Вдоль дорог часто можно видеть фермы. Это коттедж, ангар, силосная башня, гараж для тракторов и прочей техники, загоны для скота и вспаханные поля кругом. Тут же таблички — "картошка", "кукуруза", "земляника". Все это можно купить, а если еще и самому собрать с поля, так будет дешевле некуда. Фермы есть работающие, но много и заброшенных. Это значит, что подросшие дети работать на ферме отказались, а нанимать батраков семье не по средствам. Есть, впрочем, и строящиеся фермы. Мало, но сам видел. Вот, кстати, забота о сельском труженике. Там, где строится ферма, Закон обязывает власти протянуть канализацию, электросети и телефон. Бесплатно.

И так по всей Америке. Это, собственно, и есть американская жизнь. Дальше от города домов все меньше, хотя встречаются отшельники, стоящие одиноко, среди леса. После дорога может быть пустой на многие мили — тянутся леса да долы, потом опять появляются одинокие виллы с непременным стриженым газоном, все чаще, пока не пойдут опять эрии — явный признак приближения какого-то городка. Или небольшой деревни. В деревнях на отшибе проживают, как правило, старики. Они живут одни, отдельно от детей и внуков, но так же лихо водят свои машины и собираются вечером в местном ресторане с вполне, кстати, приличной кухней. В деревнях в моде "траки", этим словом здесь называют не только дальнобойные магистральные тягачи, но и гибрид здорового джипа спереди с открытым кузовом грузовика сзади. Ревет такой трак красного цвета с громадными колесами по деревне, заворачивает к дому, останавливается, и из него долго, кряхтя, вылезает сушеная старушка с палочкой.

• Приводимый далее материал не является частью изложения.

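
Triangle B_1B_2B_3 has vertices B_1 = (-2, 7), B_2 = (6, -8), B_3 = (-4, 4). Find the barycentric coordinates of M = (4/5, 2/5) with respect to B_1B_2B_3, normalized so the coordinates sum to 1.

(2/5, 2/5, 1/5)

Signed area of the reference triangle: [B_1B_2B_3] = ½·((-2)·(-8−4) + 6·(4−7) + (-4)·(7−(-8))) = ½·(24 − 18 − 60) = -27.
[MB_2B_3] = ½·((4/5)·(-8−4) + 6·(4−(2/5)) + (-4)·(2/5−(-8))) = ½·(-48/5 + 108/5 − 168/5) = -54/5, so the B_1-coordinate is (-54/5)/(-27) = 2/5.
[B_1MB_3] = ½·((-2)·(2/5−4) + (4/5)·(4−7) + (-4)·(7−(2/5))) = ½·(36/5 − 12/5 − 132/5) = -54/5, so the B_2-coordinate is 2/5.
[B_1B_2M] = ½·((-2)·(-8−(2/5)) + 6·(2/5−7) + (4/5)·(7−(-8))) = ½·(84/5 − 198/5 + 12) = -27/5, so the B_3-coordinate is 1/5.
Check: 2/5 + 2/5 + 1/5 = 1.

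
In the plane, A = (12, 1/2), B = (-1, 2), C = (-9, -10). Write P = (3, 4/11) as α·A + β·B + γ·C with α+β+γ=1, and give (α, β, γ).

Signed area of the reference triangle: [ABC] = ½·(12·(2−(-10)) + (-1)·(-10−(1/2)) + (-9)·(1/2−2)) = ½·(144 + 21/2 + 27/2) = 84.
[PBC] = ½·(3·(2−(-10)) + (-1)·(-10−(4/11)) + (-9)·(4/11−2)) = ½·(36 + 114/11 + 162/11) = 336/11, so the A-coordinate is (336/11)/84 = 4/11.
[APC] = ½·(12·(4/11−(-10)) + 3·(-10−(1/2)) + (-9)·(1/2−(4/11))) = ½·(1368/11 − 63/2 − 27/22) = 504/11, so the B-coordinate is 6/11.
[ABP] = ½·(12·(2−(4/11)) + (-1)·(4/11−(1/2)) + 3·(1/2−2)) = ½·(216/11 + 3/22 − 9/2) = 84/11, so the C-coordinate is 1/11.
Check: 4/11 + 6/11 + 1/11 = 1.

(4/11, 6/11, 1/11)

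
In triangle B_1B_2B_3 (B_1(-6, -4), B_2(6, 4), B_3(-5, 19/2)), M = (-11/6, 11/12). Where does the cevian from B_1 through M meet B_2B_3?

Barycentric coordinates of M with respect to B_1B_2B_3: (1/2, 1/3, 1/6).
On side B_2B_3 the B_1-coordinate is zero; dropping M's B_1-weight 1/2 and renormalizing the remaining 1/3 : 1/6 gives weights 2/3, 1/3 on B_2, B_3.
N = (2/3)·(6, 4) + (1/3)·(-5, 19/2) = (7/3, 35/6).

(7/3, 35/6)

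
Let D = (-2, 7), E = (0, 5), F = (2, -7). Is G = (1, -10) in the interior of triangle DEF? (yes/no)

Barycentric coordinates of G: (9/10, -13/10, 7/5).
The three coordinates are positive, negative, positive; a point is interior exactly when all three are positive.

no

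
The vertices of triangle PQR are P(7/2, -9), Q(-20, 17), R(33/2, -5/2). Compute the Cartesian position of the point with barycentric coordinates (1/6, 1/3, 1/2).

(13/6, 35/12)

S = (1/6)·P + (1/3)·Q + (1/2)·R.
x-coordinate: (1/6)·(7/2) + (1/3)·(-20) + (1/2)·(33/2) = 13/6.
y-coordinate: (1/6)·(-9) + (1/3)·17 + (1/2)·(-5/2) = 35/12.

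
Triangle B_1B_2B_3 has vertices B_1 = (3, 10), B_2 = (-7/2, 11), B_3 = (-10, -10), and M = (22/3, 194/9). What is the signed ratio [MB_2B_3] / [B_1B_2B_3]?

10/9

[B_1B_2B_3] = ½·(3·(11−(-10)) + (-7/2)·(-10−10) + (-10)·(10−11)) = ½·(63 + 70 + 10) = 143/2.
[MB_2B_3] = ½·((22/3)·(11−(-10)) + (-7/2)·(-10−(194/9)) + (-10)·(194/9−11)) = ½·(154 + 994/9 − 950/9) = 715/9, so the ratio is (715/9)/(143/2) = 10/9.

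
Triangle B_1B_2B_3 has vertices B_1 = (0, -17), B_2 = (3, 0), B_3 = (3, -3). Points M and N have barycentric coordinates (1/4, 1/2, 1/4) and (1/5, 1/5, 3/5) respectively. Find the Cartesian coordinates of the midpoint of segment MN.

Barycentric coordinates of the midpoint are the average: (9/40, 7/20, 17/40).
Converting: (9/40)·B_1 + (7/20)·B_2 + (17/40)·B_3 = (93/40, -51/10).

(93/40, -51/10)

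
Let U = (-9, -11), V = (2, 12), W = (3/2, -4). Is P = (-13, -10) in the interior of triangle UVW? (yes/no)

no

Barycentric coordinates of P: (458/329, 11/47, -206/329).
The three coordinates are positive, positive, negative; a point is interior exactly when all three are positive.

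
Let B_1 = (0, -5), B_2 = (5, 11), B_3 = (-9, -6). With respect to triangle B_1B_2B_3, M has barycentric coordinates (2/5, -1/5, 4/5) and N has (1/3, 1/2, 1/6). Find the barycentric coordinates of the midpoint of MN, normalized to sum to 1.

(11/30, 3/20, 29/60)

Since both coordinate triples sum to 1, the midpoint's barycentrics are the componentwise average.
(2/5+1/3)/2 = 11/30; similarly 3/20 and 29/60.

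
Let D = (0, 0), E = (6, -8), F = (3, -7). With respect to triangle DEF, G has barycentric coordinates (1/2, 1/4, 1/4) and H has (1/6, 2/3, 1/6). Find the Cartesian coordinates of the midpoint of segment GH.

Barycentric coordinates of the midpoint are the average: (1/3, 11/24, 5/24).
Converting: (1/3)·D + (11/24)·E + (5/24)·F = (27/8, -41/8).

(27/8, -41/8)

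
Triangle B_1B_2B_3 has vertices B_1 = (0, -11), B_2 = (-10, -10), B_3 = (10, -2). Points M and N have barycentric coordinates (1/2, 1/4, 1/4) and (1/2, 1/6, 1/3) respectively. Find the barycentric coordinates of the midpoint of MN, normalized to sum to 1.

(1/2, 5/24, 7/24)

Since both coordinate triples sum to 1, the midpoint's barycentrics are the componentwise average.
(1/2+1/2)/2 = 1/2; similarly 5/24 and 7/24.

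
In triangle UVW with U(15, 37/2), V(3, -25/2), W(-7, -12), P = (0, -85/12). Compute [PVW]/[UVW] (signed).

[UVW] = ½·(15·(-25/2−(-12)) + 3·(-12−(37/2)) + (-7)·(37/2−(-25/2))) = ½·(-15/2 − 183/2 − 217) = -158.
[PVW] = ½·(0·(-25/2−(-12)) + 3·(-12−(-85/12)) + (-7)·(-85/12−(-25/2))) = ½·(0 − 59/4 − 455/12) = -79/3, so the ratio is (-79/3)/(-158) = 1/6.

1/6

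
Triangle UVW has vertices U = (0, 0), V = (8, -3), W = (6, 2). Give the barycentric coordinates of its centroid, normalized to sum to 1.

(1/3, 1/3, 1/3)

The centroid is the average of the vertices, so each weight is 1/3.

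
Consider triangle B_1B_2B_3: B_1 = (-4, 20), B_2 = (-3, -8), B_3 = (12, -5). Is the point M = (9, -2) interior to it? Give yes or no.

Barycentric coordinates of M: (6/47, 3/47, 38/47).
The three coordinates are positive, positive, positive; a point is interior exactly when all three are positive.

yes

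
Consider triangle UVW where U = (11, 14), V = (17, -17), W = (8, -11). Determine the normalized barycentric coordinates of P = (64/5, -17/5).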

В одном таком селе мы остановились отобедать по причине хорошего ресторана шотландской кухни, о котором известно далеко за пределами самой деревни. Необычный сруб темного дерева, роскошно отделанный внутри под шотландскую тематику, очень приличная кухня и три компании стариков и старушек, зашедших сюда на вечерние посиделки. Девушка в красной клетчатой юбочке обслуживала споро и на мою просьбу принести мне "тройную водку в одном стакане безо льда и лимона" тут же принесла все, как надо, и без лишних переспросов.

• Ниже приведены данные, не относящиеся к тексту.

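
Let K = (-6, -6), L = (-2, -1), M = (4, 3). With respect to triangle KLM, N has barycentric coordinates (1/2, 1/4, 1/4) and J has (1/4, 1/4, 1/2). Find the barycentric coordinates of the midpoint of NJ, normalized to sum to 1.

(3/8, 1/4, 3/8)

Since both coordinate triples sum to 1, the midpoint's barycentrics are the componentwise average.
(1/2+1/4)/2 = 3/8; similarly 1/4 and 3/8.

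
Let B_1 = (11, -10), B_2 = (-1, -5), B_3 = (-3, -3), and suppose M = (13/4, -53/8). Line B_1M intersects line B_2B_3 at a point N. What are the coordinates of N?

(-7/5, -23/5)

Barycentric coordinates of M with respect to B_1B_2B_3: (3/8, 1/2, 1/8).
On side B_2B_3 the B_1-coordinate is zero; dropping M's B_1-weight 3/8 and renormalizing the remaining 1/2 : 1/8 gives weights 4/5, 1/5 on B_2, B_3.
N = (4/5)·(-1, -5) + (1/5)·(-3, -3) = (-7/5, -23/5).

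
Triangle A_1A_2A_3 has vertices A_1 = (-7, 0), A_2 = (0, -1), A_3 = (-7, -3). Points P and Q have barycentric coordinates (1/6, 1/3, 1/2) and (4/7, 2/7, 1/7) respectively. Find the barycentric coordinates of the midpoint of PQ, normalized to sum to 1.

(31/84, 13/42, 9/28)

Since both coordinate triples sum to 1, the midpoint's barycentrics are the componentwise average.
(1/6+4/7)/2 = 31/84; similarly 13/42 and 9/28.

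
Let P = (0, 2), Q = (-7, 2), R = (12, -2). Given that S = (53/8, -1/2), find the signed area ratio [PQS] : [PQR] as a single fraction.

[PQR] = ½·(0·(2−(-2)) + (-7)·(-2−2) + 12·(2−2)) = ½·(0 + 28 + 0) = 14.
[PQS] = ½·(0·(2−(-1/2)) + (-7)·(-1/2−2) + (53/8)·(2−2)) = ½·(0 + 35/2 + 0) = 35/4, so the ratio is (35/4)/14 = 5/8.

5/8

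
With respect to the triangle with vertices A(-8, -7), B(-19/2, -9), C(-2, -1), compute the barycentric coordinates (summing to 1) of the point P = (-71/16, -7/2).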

Там, где возникает обжитое пространство, непременно появляется торговый город. Он состоит из молов, которые расположены так, что от любого дома любой эрии до них езды минут пять, не более. Въезжаешь на асфальтовое поле величиной с пять футбольных — это стоянка. С трех сторон широченные невысокие здания, условно говоря — "все для дома", "одежда", "продукты". Внутри товарные полки уходят в перспективу, любой из продуктовых деревенских молов больше самого громадного московского раза в три. Хозяйственный мол вообще, по сути, склад, железные леса, как строительные, тянутся по его периметру и пересекают во все стороны. С нижних можно брать товары, верхние на уровне третьего этажа — не подступишься. Ездят подъемники, на площадке стоит мексиканец и орудует ящиками — одни спускает, а другие подымает. От одного я было шарахнулся с непривычки, заметив его прямо над головой, он стал громко извиняться и прижимать руки к груди, хотя виноват ни в чем не был.

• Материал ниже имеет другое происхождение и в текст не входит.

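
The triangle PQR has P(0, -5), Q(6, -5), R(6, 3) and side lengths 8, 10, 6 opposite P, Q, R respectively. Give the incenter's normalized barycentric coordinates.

(1/3, 5/12, 1/4)

The incenter has barycentric coordinates proportional to the opposite side lengths: (8 : 10 : 6).
Normalizing by 8+10+6 = 24 gives (1/3, 5/12, 1/4).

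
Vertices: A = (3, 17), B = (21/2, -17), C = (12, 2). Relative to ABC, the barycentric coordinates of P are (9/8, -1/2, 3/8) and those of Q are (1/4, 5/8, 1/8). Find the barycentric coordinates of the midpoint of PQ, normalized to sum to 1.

(11/16, 1/16, 1/4)

Since both coordinate triples sum to 1, the midpoint's barycentrics are the componentwise average.
(9/8+1/4)/2 = 11/16; similarly 1/16 and 1/4.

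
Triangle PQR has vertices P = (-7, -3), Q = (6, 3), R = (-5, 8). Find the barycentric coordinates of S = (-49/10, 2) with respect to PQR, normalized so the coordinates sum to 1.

(1/2, 1/10, 2/5)

Signed area of the reference triangle: [PQR] = ½·((-7)·(3−8) + 6·(8−(-3)) + (-5)·(-3−3)) = ½·(35 + 66 + 30) = 131/2.
[SQR] = ½·((-49/10)·(3−8) + 6·(8−2) + (-5)·(2−3)) = ½·(49/2 + 36 + 5) = 131/4, so the P-coordinate is (131/4)/(131/2) = 1/2.
[PSR] = ½·((-7)·(2−8) + (-49/10)·(8−(-3)) + (-5)·(-3−2)) = ½·(42 − 539/10 + 25) = 131/20, so the Q-coordinate is 1/10.
[PQS] = ½·((-7)·(3−2) + 6·(2−(-3)) + (-49/10)·(-3−3)) = ½·(-7 + 30 + 147/5) = 131/5, so the R-coordinate is 2/5.
Check: 1/2 + 1/10 + 2/5 = 1.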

То, что весовой товар здесь покупатель взвешивает сам и сам клеит бумажку с ценой, уже говорил Задорнов, размышляя по-русски об этом местном обы-

чае. Но что и кассы здесь без кассиров — этого я не ожидал. Сам подходишь к кассе, сам свои покупки вжикаешь через световой индикатор, потом вжикаешь карточкой и — идешь восвояси. Поле для творчества необъятное.

И ездят в эти молы жители окрестные по субботам и затариваются на неделю, отчего тележки на манер детских колясок для тройни. Навалит такую телегу янки, довезет до своего трака, да и оставит тут же. На этот случай есть убогие, которые те телеги собирают, вставляют одну в другую и длинной вереницей толкают к магазину. Убогие они в том смысле, что с дефектами разными медицинскими, их принято брать на эту несложную работу, чтобы чувствовали они свою нужность обшеству.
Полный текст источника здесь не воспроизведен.